Craig Susdorf left crucial oxygen equipment, a defibrillator and an IV in his ambulance after arriving at an emergency in Aberystwyth. Failure to take what is known as a “response bag” directly to the scene meant vital minutes were wasted.
It meant potentially life-saving treatment was delayed until the patient was carried to the ambulance outside his home.
The paramedic then only used the defibrillator, which jolts the heart back to life with an electric shock, once. He also failed to gain access for an IV so that drugs could be given to the patient, according to the record he later completed.
Details of the incident were outlined to a panel of the Health and Care Professions Council (HCPC) Competence Committee.

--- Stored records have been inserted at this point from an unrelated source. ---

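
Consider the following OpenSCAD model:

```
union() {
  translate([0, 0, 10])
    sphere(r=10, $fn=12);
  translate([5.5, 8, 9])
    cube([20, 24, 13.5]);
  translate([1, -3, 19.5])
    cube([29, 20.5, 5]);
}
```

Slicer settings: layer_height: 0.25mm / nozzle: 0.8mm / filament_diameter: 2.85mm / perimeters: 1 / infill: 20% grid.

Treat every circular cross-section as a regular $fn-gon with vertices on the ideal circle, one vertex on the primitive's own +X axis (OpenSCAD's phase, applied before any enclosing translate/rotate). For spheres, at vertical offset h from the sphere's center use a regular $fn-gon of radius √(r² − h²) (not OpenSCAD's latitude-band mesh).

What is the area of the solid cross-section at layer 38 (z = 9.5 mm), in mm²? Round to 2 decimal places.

At z = 9.5 mm: the r=10 sphere contributes a regular 12-gon of circumradius √(10²−0.5²) = 9.987 (area = (12/2)·9.987²·sin(360°/12) = 299.25 mm²); the 20×24 cube at (5.5, 8) contributes its full rectangle (area 480.00 mm²); the cube at (1, -3) is absent (z outside [19.5, 24.5]); Merging all regions: the regions partially overlap — summed areas 779.25 mm² minus the doubly-counted overlap 0.01 mm² gives 779.24 mm² — area = 779.24 mm². Overall, the cross-section is a single solid region. Net area = 779.24 mm².

779.24 mm²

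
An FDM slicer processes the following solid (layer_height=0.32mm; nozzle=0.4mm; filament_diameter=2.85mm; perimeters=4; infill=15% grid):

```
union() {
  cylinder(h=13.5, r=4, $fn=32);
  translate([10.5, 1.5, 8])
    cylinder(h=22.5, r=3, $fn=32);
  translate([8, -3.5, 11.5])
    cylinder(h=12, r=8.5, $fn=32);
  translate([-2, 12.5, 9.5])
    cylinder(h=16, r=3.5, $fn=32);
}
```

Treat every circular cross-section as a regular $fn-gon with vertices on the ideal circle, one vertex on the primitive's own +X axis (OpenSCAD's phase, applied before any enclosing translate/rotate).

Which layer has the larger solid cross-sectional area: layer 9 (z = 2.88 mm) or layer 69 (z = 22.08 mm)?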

The panel heard that Mr Susdorf and an ambulance technician named only as JW then allowed the son of a patient suffering from a cardiac arrest to drive the ambulance carrying his father to Ysbyty Bronglais in Aberystwyth.
Mr Susdorf did not attend the hearing in Cardiff. It was on an emergency call-out to a home in Aberystwyth in September 2011 that the incident happened.
The hearing heard from two witnesses; an educator at the Welsh Ambulance Trust identified only as DC, who was appointed to investigate, and a senior nurse at Bronglais A&E named as CW.
When the ambulance arrived at the hospital CW told the hearing that Mr Susdorf and the technician were in the back and that she saw the patient’s son “jump out of the driver’s seat”.
DC said that Mr Susdorf indicated that it was the technician who told the patient’s son to drive. Mr Susdorf went on to defend not taking a response bag to the patient on the grounds that “he took a decision to get the patient to the equipment instead of dragging everything out of the vehicle.”
He avoided being struck-off for his “serious” misconduct because the incident was a “one-off” and that there were no previous findings against him.
Panel chair Clare Reggiori said: “The panel has found that, although the failings occurred during a single incident, the registrant’s actions were sufficiently serious as to amount to misconduct.”
His actions contravened both Trust policy and Joint Royal Colleges Ambulance Liaison Committee.
Paul Hughes from Welsh Ambulance Service said it had fully cooperated with the HCPC: “The paramedic was dismissed from his post last year and no longer works for the Welsh Ambulance Service.”